CS SEMINAR

Non-invasive cleaning of uncertain data

Speaker
Professor Sebastian Link
University of Auckland

Chaired by
Dr Sanjay JAIN, Provost's Chair Professor, School of Computing
sanjay@comp.nus.edu.sg

21 Jul 2017 Friday, 02:30 PM to 04:00 PM

SR@LT19

Abstract:

We depart from the classical view of data cleaning that considers data itself dirty and, instead, consider the degrees of uncertainty attributed to data as dirty. Applying possibility theory, tuples are assigned degrees of possibility with which they occur, and constraints are assigned degrees of certainty that say to which tuples they apply.
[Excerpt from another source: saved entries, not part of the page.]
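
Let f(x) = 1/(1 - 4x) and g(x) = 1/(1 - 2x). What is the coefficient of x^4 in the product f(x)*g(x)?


The coefficient of x^n in f*g is the Cauchy product: sum_{k=0}^{n} a^k * b^(n-k).
With a=4, b=2, n=4:
sum_{k=0}^{4} 4^k * 2^(4-k)
= 496

496


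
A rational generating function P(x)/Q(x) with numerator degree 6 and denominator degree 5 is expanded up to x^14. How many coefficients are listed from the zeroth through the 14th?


Expanding up to x^14 gives the coefficients for x^0, x^1, ..., x^14.
That is 14 + 1 = 15 coefficients in total.

15


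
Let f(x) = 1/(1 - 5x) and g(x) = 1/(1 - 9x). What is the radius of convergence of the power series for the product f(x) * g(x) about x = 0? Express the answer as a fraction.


The radius of 1/(1 - 5x) is 1/5 (nearest singularity at x = 1/5), and the radius of 1/(1 - 9x) is 1/9.
The product f(x)*g(x) = 1/((1 - 5x)(1 - 9x)) has singularities at both 1/5 and 1/9, so its radius of convergence is the distance to the nearest one:
min(1/5, 1/9) = 1/9.

1/9


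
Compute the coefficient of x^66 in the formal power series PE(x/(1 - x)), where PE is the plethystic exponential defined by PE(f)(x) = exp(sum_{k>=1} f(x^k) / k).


For f(x) = x/(1 - x) we have
sum_{k>=1} f(x^k) / k = sum_{k>=1} (1/k) * x^k / (1 - x^k) = sum_{k, m >= 1} x^(k m) / k,
which after exponentiating simplifies to
PE(x/(1 - x)) = prod_{k>=1} 1 / (1 - x^k).
This is the generating function for the partition function p(n), so the coefficient of x^66 is p(66).
Computing p(66) by dynamic programming over parts 1, 2, ..., 66: p(66) = 2323520.

2323520


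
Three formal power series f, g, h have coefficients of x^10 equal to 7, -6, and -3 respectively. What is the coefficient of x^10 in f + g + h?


Series addition is componentwise:
7 + -6 + -3
= -2

-2


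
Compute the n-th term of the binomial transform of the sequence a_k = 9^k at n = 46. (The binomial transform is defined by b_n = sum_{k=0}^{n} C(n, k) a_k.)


With a_k = 9^k, b_n = sum_{k=0}^{n} C(n, k) 9^k = (1 + 9)^n by the binomial theorem.
For n = 46: (1 + 9)^46 = 10^46 = 10000000000000000000000000000000000000000000000.

10000000000000000000000000000000000000000000000


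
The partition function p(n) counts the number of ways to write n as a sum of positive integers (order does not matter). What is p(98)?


Using the generating function prod_{k>=1} 1/(1-x^k), we compute p(98).
By dynamic programming over parts 1 through 98:
p(98) = 150198136

150198136


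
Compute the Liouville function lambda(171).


The Liouville function is lambda(k) = (-1)^Omega(k), where Omega(k) counts the prime factors of k with multiplicity.
Factoring: 171 = 3 * 3 * 19, so Omega(171) = 3.
lambda(171) = (-1)^3 = -1.

-1


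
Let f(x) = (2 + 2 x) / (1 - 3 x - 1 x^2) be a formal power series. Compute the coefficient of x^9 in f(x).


Write f(x) = sum_{k>=0} a_k x^k. Multiplying both sides by 1 - 3 x - 1 x^2 gives
(1 - 3 x - 1 x^2) sum_{k>=0} a_k x^k = 2 + 2 x.
Matching coefficients:
 x^0: a_0 = 2
 x^1: a_1 - 3 a_0 = 2  =>  a_1 = 3*2 + 2 = 8
 x^k (k >= 2): a_k = 3 a_{k-1} + 1 a_{k-2}.
Iterating: a_2 = 26, a_3 = 86, a_4 = 284, a_5 = 938, a_6 = 3098, a_7 = 10232, a_8 = 33794, a_9 = 111614.
So the coefficient of x^9 is 111614.

111614


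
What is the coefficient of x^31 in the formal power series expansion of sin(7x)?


The Maclaurin series is sin(t) = sum_{k>=0} (-1)^k t^(2k+1) / (2k+1)!, so substituting t = 7x, only odd powers of x are nonzero, with coefficient of x^(2k+1) equal to (-1)^k 7^(2k+1) / (2k+1)!.
Write 31 = 2*15 + 1, giving the coefficient (-1)^15 * 7^31 / 31! = -157775382034845806615042743/8222838654177922817725562880000000 = -65712362363534280139543/3424755790994553443450880000000.

-65712362363534280139543/3424755790994553443450880000000


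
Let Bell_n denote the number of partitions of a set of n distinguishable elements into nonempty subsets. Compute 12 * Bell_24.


Bell_24 can be computed from the Bell triangle or from Dobinski's identity Bell_n = (1/e) * sum_{k>=0} k^n / k!.
Computing Bell_24 = 445958869294805289.
Then 12 * 445958869294805289 = 5351506431537663468.

5351506431537663468


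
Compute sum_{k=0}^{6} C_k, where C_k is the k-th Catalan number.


C_0 through C_6: 1, 1, 2, 5, 14, 42, 132
Sum = 1 + 1 + 2 + 5 + 14 + 42 + 132
= 197

197


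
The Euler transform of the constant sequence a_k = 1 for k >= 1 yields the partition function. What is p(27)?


The Euler transform converts the sequence a_k = 1 into the number of integer partitions.
Using the recurrence or dynamic programming:
p(27) = 3010

3010


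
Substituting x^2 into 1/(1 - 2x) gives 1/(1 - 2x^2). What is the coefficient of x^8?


The coefficient of x^(2m) in 1/(1 - 2x^2) is 2^m.
With n = 8 = 2*4, the coefficient is 2^4 = 16.

16


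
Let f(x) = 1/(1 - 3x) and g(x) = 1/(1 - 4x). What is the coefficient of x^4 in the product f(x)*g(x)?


The coefficient of x^n in f*g is the Cauchy product: sum_{k=0}^{n} a^k * b^(n-k).
With a=3, b=4, n=4:
sum_{k=0}^{4} 3^k * 4^(4-k)
= 781

781


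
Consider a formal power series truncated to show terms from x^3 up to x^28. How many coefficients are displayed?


From x^3 to x^28 inclusive, the count is 28 - 3 + 1 = 26.

26


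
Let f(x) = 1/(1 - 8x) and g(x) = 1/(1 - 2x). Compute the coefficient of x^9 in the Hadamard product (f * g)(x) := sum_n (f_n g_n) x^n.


f has coefficients f_k = 8^k and g has coefficients g_k = 2^k, so the Hadamard product has coefficient (f*g)_k = 8^k * 2^k = 16^k.
For k = 9: 16^9 = 68719476736.

68719476736


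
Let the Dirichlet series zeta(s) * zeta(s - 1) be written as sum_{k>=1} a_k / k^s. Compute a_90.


Convolution gives a_k = sum_{d | k} d * 1 = sum_{d | k} d = sigma(k), the sum of positive divisors of k.
For k = 90, the divisors are 1, 2, 3, 5, 6, 9, 10, 15, 18, 30, 45, 90, so
sigma(90) = 1 + 2 + 3 + 5 + 6 + 9 + 10 + 15 + 18 + 30 + 45 + 90 = 234.

234


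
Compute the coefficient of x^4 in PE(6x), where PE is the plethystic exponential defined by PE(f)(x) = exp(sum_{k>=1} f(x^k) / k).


With f(x) = 6x, the exponent is sum_{k>=1} 6 x^k / k = 6 * (-ln(1 - x)). Exponentiating:
PE(6x) = exp(-6 ln(1 - x)) = 1/(1 - x)^6.
By the negative binomial expansion, [x^n] 1/(1 - x)^6 = C(n + 5, 5).
For n = 4: C(9, 5) = 126.

126


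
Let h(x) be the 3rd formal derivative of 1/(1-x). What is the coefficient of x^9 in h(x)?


Differentiating 3 times: d^3/dx^3 [1/(1-x)] = 3!/(1-x)^4.
The expansion 1/(1-x)^4 = sum_{k>=0} C(k+3, 3) x^k, so the coefficient of x^n in 3!/(1-x)^4 is 3! * C(n+3, 3).
For n = 9: 6 * C(12, 3) = 6 * 220 = 1320

1320


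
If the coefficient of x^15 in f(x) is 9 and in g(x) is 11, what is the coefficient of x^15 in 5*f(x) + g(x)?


Scalar multiplication scales coefficients: 5 * 9 = 45.
Then add the g coefficient: 45 + 11
= 56

56


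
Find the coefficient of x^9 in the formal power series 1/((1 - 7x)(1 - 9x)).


By partial fractions or Cauchy convolution:
The coefficient equals sum_{k=0}^{9} 7^k * 9^(9-k).
= 1602154576

1602154576


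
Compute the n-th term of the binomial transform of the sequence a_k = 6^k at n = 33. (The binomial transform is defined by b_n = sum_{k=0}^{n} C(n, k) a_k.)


With a_k = 6^k, b_n = sum_{k=0}^{n} C(n, k) 6^k = (1 + 6)^n by the binomial theorem.
For n = 33: (1 + 6)^33 = 7^33 = 7730993719707444524137094407.

7730993719707444524137094407


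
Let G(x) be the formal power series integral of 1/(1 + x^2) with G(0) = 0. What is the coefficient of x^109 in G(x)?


1/(1 + x^2) = sum_{j>=0} (-1)^j x^(2j). Integrating termwise with G(0) = 0:
G(x) = sum_{j>=0} (-1)^j x^(2j+1) / (2j+1) = arctan(x).
Only odd powers are nonzero. For x^109 write 109 = 2*54 + 1, giving
(-1)^54 / 109 = 1/109 = 1/109.

1/109


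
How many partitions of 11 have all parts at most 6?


Using the generating function (1-x)^(-1)(1-x^2)^(-1)...(1-x^6)^(-1),
the coefficient of x^11 counts these restricted partitions.
Result = 44

44


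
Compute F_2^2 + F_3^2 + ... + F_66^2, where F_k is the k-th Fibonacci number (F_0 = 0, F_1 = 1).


There is a standard identity sum_{k=0}^{N} F_k^2 = F_N * F_{N+1} (proved inductively from the telescoping relation F_k^2 = F_k F_{k+1} - F_{k-1} F_k). Then
sum_{k=2}^{66} F_k^2 = F_66 F_67 - F_1 F_2.
Computing: F_66 = 27777890035288, F_67 = 44945570212853, F_1 = 1, F_2 = 1.
Sum = 27777890035288 * 44945570212853 - 1 * 1 = 1248493106945946501841156663.

1248493106945946501841156663


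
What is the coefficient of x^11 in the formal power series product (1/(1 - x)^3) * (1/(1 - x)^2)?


Combine the factors: (1/(1 - x)^3) * (1/(1 - x)^2) = 1/(1 - x)^5.
Then use 1/(1 - x)^r = sum_{k>=0} C(k + r - 1, r - 1) x^k with r = 5 and k = 11:
C(15, 4) = 1365.

1365


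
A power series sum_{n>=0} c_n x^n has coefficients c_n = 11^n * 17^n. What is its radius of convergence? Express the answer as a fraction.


By the root test (Cauchy-Hadamard), the radius is R = 1 / limsup_n |c_n|^(1/n).
Here |c_n|^(1/n) = (11^n * 17^n)^(1/n) = 11 * 17 = 187 for all n.
So R = 1/187 = 1/187.

1/187


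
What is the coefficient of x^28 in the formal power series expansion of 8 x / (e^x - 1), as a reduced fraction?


The exponential generating function for Bernoulli numbers is
x / (e^x - 1) = sum_{k>=0} B_k x^k / k!.
So the coefficient of x^28 in 8 x / (e^x - 1) is 8 B_28 / 28!.
Computing: B_28 = -23749461029/870, 28! = 304888344611713860501504000000, giving
8 * -23749461029/870 / 304888344611713860501504000000 = -3392780147/4736658210931983189934080000000.

-3392780147/4736658210931983189934080000000


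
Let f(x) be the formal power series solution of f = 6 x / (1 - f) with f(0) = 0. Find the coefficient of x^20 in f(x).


Apply Lagrange inversion: f = 6 x * phi(f) with phi(t) = 1/(1 - t), so
[x^n] f = 6^n * (1/n) [t^(n-1)] phi(t)^n = 6^n * (1/n) [t^(n-1)] (1 - t)^(-n) = 6^n * (1/n) C(2n - 2, n - 1) = 6^n * C_{n-1}.
For n = 20: C_19 = C(38, 19) / 20 = 35345263800/20 = 1767263190.
With the 6^20 = 3656158440062976 factor, the coefficient is 3656158440062976 * 1767263190 = 6461394227931118766653440.

6461394227931118766653440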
In contrast to classical data cleaning we do not remove or modify some minimal set of tuples, but marginally reduce their degrees of possibility. This reduction requires us to investigate a new qualitative version of the vertex cover problem. We establish an algorithm that is NP-complete but fixed parameter tractable in the size of the qualitative vertex cover. Experiments with benchmark and real-world data show that our algorithm is very fast, outperforms the classical algorithm, and performance improves with higher numbers of uncertainty degrees.


Biodata:

Sebastian received his PhD in Information Systems from Massey University in 2005, and is currently Professor in the University of Auckland. His research interest is in the application of logic, algebra, combinatorics, and statistics to computer science. He has mainly worked in the area of database theory, conceptual modeling and XML. However, he is also very much interested in the motivation of the research area, in particular in the perceived drivers and barriers to concepts in databases and modeling.